In many ways, our response to the coronavirus pandemic today mirrors what happened a century ago. As the virulent influenza strain made its way to Golden in October 1918, city and county health officials closed all public gathering places, including schools, churches, movie theaters, soda fountains and dance halls.

Though scientists and doctors didn’t yet know what caused influenza—or how to stop it—they correctly guessed it was transmitted from person to person. Their advice for preventing the spread of the disease still resonates today: quarantine if you feel sick, avoid crowds, smother your coughs and sneezes, open the windows, wash your hands and don’t share napkins or utensils that have been used by another person.

And Mines was not immune from influenza, either. In early December 1918, 50 members of the Student Army Training Corps and two international students at Mines became sick with the disease, according to news reports. The campus shut down for more than a month in late 1918 and early 1919.

Unfortunately, obituaries of Golden residents who died from the disease or related complications began to fill the newspapers. The American Red Cross opened an emergency civilian hospital in the Colorado National Guard Armory building. As is the case today, the 1918 pandemic inspired feelings of fear, uncertainty and sadness as people worried about losing family members and friends to the disease.

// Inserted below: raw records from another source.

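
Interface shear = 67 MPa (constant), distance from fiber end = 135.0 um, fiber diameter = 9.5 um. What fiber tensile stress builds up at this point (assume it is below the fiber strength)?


Force balance: sigma_f * (pi*d^2/4) = tau * (pi*d) * x  ->  sigma_f = 4 * tau * x / d
sigma_f = 4 * 67 * 135.0 / 9.5 = 3808.4 MPa

3808.4 MPa


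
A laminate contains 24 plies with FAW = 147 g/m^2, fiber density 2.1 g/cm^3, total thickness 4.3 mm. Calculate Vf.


Vf = n * FAW / (rho_f * h * 1000) = 24 * 147 / (2.1 * 4.3 * 1000) = 0.3907

0.3907


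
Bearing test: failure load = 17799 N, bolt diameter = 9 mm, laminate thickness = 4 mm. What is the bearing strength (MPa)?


sigma_br = F/(d*h) = 17799/(9*4) = 494.4 MPa

494.4 MPa


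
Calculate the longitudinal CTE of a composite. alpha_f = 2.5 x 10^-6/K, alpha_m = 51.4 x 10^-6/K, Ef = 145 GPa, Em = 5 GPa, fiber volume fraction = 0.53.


E1 = Ef*Vf + Em*(1-Vf) = 79.2
alpha_1 = (alpha_f*Ef*Vf + alpha_m*Em*(1-Vf))/E1 = 3.95 x 10^-6/K

3.95 x 10^-6/K


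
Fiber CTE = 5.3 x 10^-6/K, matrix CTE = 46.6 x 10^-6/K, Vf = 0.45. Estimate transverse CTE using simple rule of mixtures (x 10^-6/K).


alpha_2 = alpha_f*Vf + alpha_m*(1-Vf) = 5.3*0.45 + 46.6*0.55 = 28.0 x 10^-6/K

28.0 x 10^-6/K


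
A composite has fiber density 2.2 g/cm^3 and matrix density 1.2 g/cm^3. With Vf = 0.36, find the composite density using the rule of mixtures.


rho_c = rho_f*Vf + rho_m*(1-Vf) = 2.2*0.36 + 1.2*0.64 = 1.56 g/cm^3

1.56 g/cm^3


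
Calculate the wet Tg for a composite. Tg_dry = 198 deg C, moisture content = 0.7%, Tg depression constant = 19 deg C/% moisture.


Tg_wet = Tg_dry - k*moisture = 198 - 19*0.7 = 184.7 deg C

184.7 deg C


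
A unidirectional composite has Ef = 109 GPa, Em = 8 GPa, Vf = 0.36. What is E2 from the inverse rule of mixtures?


1/E2 = Vf/Ef + (1-Vf)/Em = 0.36/109 + 0.64/8
E2 = 12.0 GPa

12.0 GPa


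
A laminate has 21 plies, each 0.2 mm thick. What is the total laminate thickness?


h = n * t_ply = 21 * 0.2 = 4.2 mm

4.2 mm


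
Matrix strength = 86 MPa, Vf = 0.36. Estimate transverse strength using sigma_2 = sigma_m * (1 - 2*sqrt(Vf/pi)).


factor = 1 - 2*sqrt(0.36/pi) = 0.323
sigma_2 = 86 * 0.323 = 27.78 MPa

27.78 MPa


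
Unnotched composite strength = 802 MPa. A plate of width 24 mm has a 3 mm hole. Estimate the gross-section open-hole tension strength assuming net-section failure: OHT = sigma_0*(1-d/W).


OHT = sigma_0*(1-d/W) = 802*(1-3/24) = 701.8 MPa

701.8 MPa


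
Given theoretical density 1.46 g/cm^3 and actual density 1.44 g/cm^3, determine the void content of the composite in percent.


Void% = (rho_theo - rho_actual)/rho_theo * 100 = (1.46 - 1.44)/1.46 * 100 = 1.37%

1.37%


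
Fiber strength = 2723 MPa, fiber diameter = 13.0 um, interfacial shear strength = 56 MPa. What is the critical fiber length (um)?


Lc = sigma_f * d / (2 * tau_i) = 2723 * 13.0 / (2 * 56) = 316.1 um

316.1 um


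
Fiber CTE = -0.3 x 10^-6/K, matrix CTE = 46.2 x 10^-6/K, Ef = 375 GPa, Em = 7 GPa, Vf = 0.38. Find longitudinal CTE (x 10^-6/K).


E1 = Ef*Vf + Em*(1-Vf) = 146.84
alpha_1 = (alpha_f*Ef*Vf + alpha_m*Em*(1-Vf))/E1 = 1.07 x 10^-6/K

1.07 x 10^-6/K


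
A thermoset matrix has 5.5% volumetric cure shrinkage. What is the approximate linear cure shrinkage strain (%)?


Linear shrinkage ≈ vol_shrink/3 = 5.5/3 = 1.833%

1.833%


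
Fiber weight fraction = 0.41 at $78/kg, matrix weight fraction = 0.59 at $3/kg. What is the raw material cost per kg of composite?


Cost = cost_f*Wf + cost_m*Wm = 78*0.41 + 3*0.59 = $33.75/kg

$33.75/kg


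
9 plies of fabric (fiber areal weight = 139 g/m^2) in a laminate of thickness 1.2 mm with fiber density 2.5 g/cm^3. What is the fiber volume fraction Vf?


Vf = n * FAW / (rho_f * h * 1000) = 9 * 139 / (2.5 * 1.2 * 1000) = 0.417

0.417


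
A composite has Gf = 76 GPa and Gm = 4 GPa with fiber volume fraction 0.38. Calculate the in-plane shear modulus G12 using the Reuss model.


1/G12 = Vf/Gf + (1-Vf)/Gm = 0.38/76 + 0.62/4
G12 = 6.25 GPa

6.25 GPa


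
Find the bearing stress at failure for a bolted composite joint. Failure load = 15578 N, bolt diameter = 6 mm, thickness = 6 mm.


sigma_br = F/(d*h) = 15578/(6*6) = 432.7 MPa

432.7 MPa


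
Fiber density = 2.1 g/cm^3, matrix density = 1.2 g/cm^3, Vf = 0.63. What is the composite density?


rho_c = rho_f*Vf + rho_m*(1-Vf) = 2.1*0.63 + 1.2*0.37 = 1.767 g/cm^3

1.767 g/cm^3


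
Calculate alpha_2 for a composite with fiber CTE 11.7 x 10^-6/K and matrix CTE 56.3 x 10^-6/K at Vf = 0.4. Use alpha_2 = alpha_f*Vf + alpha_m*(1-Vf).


alpha_2 = alpha_f*Vf + alpha_m*(1-Vf) = 11.7*0.4 + 56.3*0.6 = 38.5 x 10^-6/K

38.5 x 10^-6/K


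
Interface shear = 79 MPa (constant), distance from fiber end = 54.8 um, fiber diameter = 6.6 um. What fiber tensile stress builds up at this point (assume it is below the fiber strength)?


Force balance: sigma_f * (pi*d^2/4) = tau * (pi*d) * x  ->  sigma_f = 4 * tau * x / d
sigma_f = 4 * 79 * 54.8 / 6.6 = 2623.8 MPa

2623.8 MPa


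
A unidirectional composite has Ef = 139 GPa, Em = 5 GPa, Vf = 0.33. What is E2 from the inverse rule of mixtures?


1/E2 = Vf/Ef + (1-Vf)/Em = 0.33/139 + 0.67/5
E2 = 7.33 GPa

7.33 GPa


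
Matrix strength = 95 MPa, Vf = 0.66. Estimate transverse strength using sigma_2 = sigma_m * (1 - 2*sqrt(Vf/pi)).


factor = 1 - 2*sqrt(0.66/pi) = 0.0833
sigma_2 = 95 * 0.0833 = 7.91 MPa

7.91 MPa


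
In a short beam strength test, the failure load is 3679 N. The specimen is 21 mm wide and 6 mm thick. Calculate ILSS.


ILSS = 3F/(4bh) = 3*3679/(4*21*6) = 21.9 MPa

21.9 MPa


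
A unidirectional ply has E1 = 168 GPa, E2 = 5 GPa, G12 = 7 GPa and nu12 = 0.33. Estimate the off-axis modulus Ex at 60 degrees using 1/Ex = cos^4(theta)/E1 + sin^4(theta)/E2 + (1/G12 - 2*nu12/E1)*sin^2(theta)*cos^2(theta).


cos^4(60) = 0.0625, sin^4(60) = 0.5625, sin^2(60)*cos^2(60) = 0.1875
1/G12 - 2*nu12/E1 = 1/7 - 2*0.33/168 = 0.138929 GPa^-1
1/Ex = 0.0625/168 + 0.5625/5 + 0.138929*0.1875 = 0.1389211 GPa^-1
Ex = 7.2 GPa

7.2 GPa


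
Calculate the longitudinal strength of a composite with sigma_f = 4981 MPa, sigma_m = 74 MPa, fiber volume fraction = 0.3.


sigma_1 = sigma_f*Vf + sigma_m*(1-Vf) = 4981*0.3 + 74*0.7 = 1546.1 MPa

1546.1 MPa


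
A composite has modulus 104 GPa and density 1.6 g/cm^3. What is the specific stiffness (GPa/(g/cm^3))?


Specific stiffness = E/rho = 104/1.6 = 65.0 GPa/(g/cm^3)

65.0 GPa/(g/cm^3)


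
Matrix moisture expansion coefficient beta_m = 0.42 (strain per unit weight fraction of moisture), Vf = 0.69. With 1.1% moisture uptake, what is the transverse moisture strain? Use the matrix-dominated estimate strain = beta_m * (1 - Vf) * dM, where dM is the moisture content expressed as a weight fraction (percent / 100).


dM = 1.1/100 = 0.011
strain = beta_m * (1-Vf) * dM = 0.42 * 0.31 * 0.011 = 0.0014322

0.0014322


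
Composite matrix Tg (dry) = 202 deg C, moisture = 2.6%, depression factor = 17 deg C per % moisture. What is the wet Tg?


Tg_wet = Tg_dry - k*moisture = 202 - 17*2.6 = 157.8 deg C

157.8 deg C


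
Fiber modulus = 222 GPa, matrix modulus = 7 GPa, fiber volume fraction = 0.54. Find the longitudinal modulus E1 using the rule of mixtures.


E1 = Ef*Vf + Em*(1-Vf) = 222*0.54 + 7*0.46 = 123.1 GPa

123.1 GPa


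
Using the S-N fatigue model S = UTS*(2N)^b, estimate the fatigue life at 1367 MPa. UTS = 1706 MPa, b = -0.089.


N = 0.5 * (S/UTS)^(1/b) = 0.5 * (1367/1706)^(1/-0.089) = 6.0254 cycles

6.0254 cycles


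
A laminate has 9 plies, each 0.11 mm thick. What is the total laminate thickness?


h = n * t_ply = 9 * 0.11 = 0.99 mm

0.99 mm


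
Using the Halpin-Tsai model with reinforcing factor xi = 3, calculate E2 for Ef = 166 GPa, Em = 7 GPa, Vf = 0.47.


eta = (Ef/Em - 1)/(Ef/Em + xi) = (23.7143 - 1)/(23.7143 + 3) = 0.8503
E2 = Em*(1+xi*eta*Vf)/(1-eta*Vf) = 25.64 GPa

25.64 GPa


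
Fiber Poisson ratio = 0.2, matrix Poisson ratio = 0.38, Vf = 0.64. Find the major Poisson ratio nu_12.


nu_12 = nu_f*Vf + nu_m*(1-Vf) = 0.2*0.64 + 0.38*0.36 = 0.2648

0.2648


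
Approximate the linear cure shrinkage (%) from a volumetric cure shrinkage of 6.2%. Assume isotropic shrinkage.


Linear shrinkage ≈ vol_shrink/3 = 6.2/3 = 2.067%

2.067%


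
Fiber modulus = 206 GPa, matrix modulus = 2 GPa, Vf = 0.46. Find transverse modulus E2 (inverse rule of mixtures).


1/E2 = Vf/Ef + (1-Vf)/Em = 0.46/206 + 0.54/2
E2 = 3.67 GPa

3.67 GPa


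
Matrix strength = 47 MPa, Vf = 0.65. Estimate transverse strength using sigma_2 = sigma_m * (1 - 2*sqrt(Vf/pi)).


factor = 1 - 2*sqrt(0.65/pi) = 0.0903
sigma_2 = 47 * 0.0903 = 4.24 MPa

4.24 MPa


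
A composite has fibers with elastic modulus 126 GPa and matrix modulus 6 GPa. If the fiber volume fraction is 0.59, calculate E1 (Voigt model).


E1 = Ef*Vf + Em*(1-Vf) = 126*0.59 + 6*0.41 = 76.8 GPa

76.8 GPa


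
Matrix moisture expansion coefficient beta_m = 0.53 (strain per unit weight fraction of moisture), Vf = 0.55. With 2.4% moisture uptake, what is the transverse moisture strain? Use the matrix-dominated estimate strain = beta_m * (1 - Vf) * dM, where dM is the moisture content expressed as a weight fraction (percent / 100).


dM = 2.4/100 = 0.024
strain = beta_m * (1-Vf) * dM = 0.53 * 0.45 * 0.024 = 0.005724

0.005724


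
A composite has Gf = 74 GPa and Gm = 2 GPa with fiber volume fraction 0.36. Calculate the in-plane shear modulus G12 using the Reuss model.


1/G12 = Vf/Gf + (1-Vf)/Gm = 0.36/74 + 0.64/2
G12 = 3.08 GPa

3.08 GPa


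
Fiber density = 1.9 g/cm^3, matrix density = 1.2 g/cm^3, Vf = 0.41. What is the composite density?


rho_c = rho_f*Vf + rho_m*(1-Vf) = 1.9*0.41 + 1.2*0.59 = 1.487 g/cm^3

1.487 g/cm^3


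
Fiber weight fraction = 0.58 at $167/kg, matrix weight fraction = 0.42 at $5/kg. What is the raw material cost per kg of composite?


Cost = cost_f*Wf + cost_m*Wm = 167*0.58 + 5*0.42 = $98.96/kg

$98.96/kg


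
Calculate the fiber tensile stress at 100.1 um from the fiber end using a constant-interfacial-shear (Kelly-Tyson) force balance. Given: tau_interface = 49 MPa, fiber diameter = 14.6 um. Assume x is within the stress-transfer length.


Force balance: sigma_f * (pi*d^2/4) = tau * (pi*d) * x  ->  sigma_f = 4 * tau * x / d
sigma_f = 4 * 49 * 100.1 / 14.6 = 1343.8 MPa

1343.8 MPa


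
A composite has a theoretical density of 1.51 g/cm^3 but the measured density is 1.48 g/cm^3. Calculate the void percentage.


Void% = (rho_theo - rho_actual)/rho_theo * 100 = (1.51 - 1.48)/1.51 * 100 = 1.99%

1.99%


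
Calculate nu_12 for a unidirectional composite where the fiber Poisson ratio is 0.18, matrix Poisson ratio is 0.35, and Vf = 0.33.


nu_12 = nu_f*Vf + nu_m*(1-Vf) = 0.18*0.33 + 0.35*0.67 = 0.2939

0.2939


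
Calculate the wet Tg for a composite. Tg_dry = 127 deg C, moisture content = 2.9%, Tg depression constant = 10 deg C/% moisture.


Tg_wet = Tg_dry - k*moisture = 127 - 10*2.9 = 98.0 deg C

98.0 deg C


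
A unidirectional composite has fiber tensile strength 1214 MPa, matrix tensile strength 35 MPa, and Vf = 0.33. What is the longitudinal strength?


sigma_1 = sigma_f*Vf + sigma_m*(1-Vf) = 1214*0.33 + 35*0.67 = 424.1 MPa

424.1 MPa


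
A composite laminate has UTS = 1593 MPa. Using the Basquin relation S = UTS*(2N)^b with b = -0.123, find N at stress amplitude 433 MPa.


N = 0.5 * (S/UTS)^(1/b) = 0.5 * (433/1593)^(1/-0.123) = 19878.5022 cycles

19878.5022 cycles


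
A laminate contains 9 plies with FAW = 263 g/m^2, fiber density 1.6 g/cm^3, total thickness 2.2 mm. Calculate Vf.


Vf = n * FAW / (rho_f * h * 1000) = 9 * 263 / (1.6 * 2.2 * 1000) = 0.6724

0.6724


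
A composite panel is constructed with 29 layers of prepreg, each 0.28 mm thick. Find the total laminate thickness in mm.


h = n * t_ply = 29 * 0.28 = 8.12 mm

8.12 mm


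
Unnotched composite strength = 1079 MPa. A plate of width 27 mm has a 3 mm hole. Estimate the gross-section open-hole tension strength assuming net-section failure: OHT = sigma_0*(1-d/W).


OHT = sigma_0*(1-d/W) = 1079*(1-3/27) = 959.1 MPa

959.1 MPa


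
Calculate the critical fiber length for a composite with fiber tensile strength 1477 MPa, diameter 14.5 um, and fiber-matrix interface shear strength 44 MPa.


Lc = sigma_f * d / (2 * tau_i) = 1477 * 14.5 / (2 * 44) = 243.4 um

243.4 um


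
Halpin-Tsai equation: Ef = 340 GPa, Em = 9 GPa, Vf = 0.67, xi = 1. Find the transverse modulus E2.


eta = (Ef/Em - 1)/(Ef/Em + xi) = (37.7778 - 1)/(37.7778 + 1) = 0.9484
E2 = Em*(1+xi*eta*Vf)/(1-eta*Vf) = 40.38 GPa

40.38 GPa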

“These obituaries start rattling people,” said Dodge. “It was making this thing real to see that these well-known community members died in the prime of their lives. It starts making it scarier.”

Influenza cases began to wane in 1919, but the virus reappeared in 1920. Fortunately, Golden residents took the recommendations of public health officials seriously, which helped temper the new outbreak.

“History is endlessly fascinating and a deep source for greater understanding of our shared human experience,” said Dodge. “We see how people dealt with challenges, study their responses and hopefully learn from others.”